En plus de la position de lecteur qui aime Han Kang, j'attendais également chaque année le nouvel ouvrage du romancier Han Kang en tant qu'employé de librairie. Imaginer la physicalité de la « Trilogie de la Neige » qui sera publiée en combinant<While a Snow Flower Melts> , qui a remporté le prix littéraire Hwang Sun, et<Farewell> , qui a remporté le prix littéraire Kim Yu-jeong. L'histoire<Not Farewell> , qui devait à l'origine être la dernière histoire de la trilogie (il est également significatif que la deuxième histoire de la trilogie soit « Adieu »), a finalement trouvé des lecteurs en tant qu'histoire indépendante. Les lecteurs qui aiment les romans de Han Kang pourront imaginer son ton affectueux et prudent rien qu'en lisant la première phrase, et c'est un paysage poétique d'une tempête de neige.

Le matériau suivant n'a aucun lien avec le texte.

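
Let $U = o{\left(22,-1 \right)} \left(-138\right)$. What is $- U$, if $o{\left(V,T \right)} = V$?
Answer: $3036$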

La romancière Kyung-ha (bien sûr, ce personnage est un personnage fictif) a écrit un roman sur Gwangju en mai. « Ayant décidé d'écrire sur les massacres et la torture, il pensait qu'il pourrait un jour se débarrasser de la douleur et effacer facilement toutes les traces » (P. 23), mais même après avoir terminé le roman, il ne pouvait pas le laisser partir pendant longtemps. Gyeong-ha a une amie, In-seon, qui a documenté les « femmes qui ont traversé l'histoire » (P. 34) en Mandchourie et au Vietnam. In-seon, qui est devenue charpentière dans sa ville natale de Jeju, contacte Gyeong-ha après une longue période alors qu'elle la recherche après avoir subi une blessure qui a entraîné la perte de deux doigts. Et à la demande d'In-seon, Gyeong-ha brave la tempête de neige de Jeju et visite le Jeju de 1948, où « des centaines de restes sont enterrés dans des fosses sans contexte ni explication ». (P. 167) dans l'histoire de Jeong-sim.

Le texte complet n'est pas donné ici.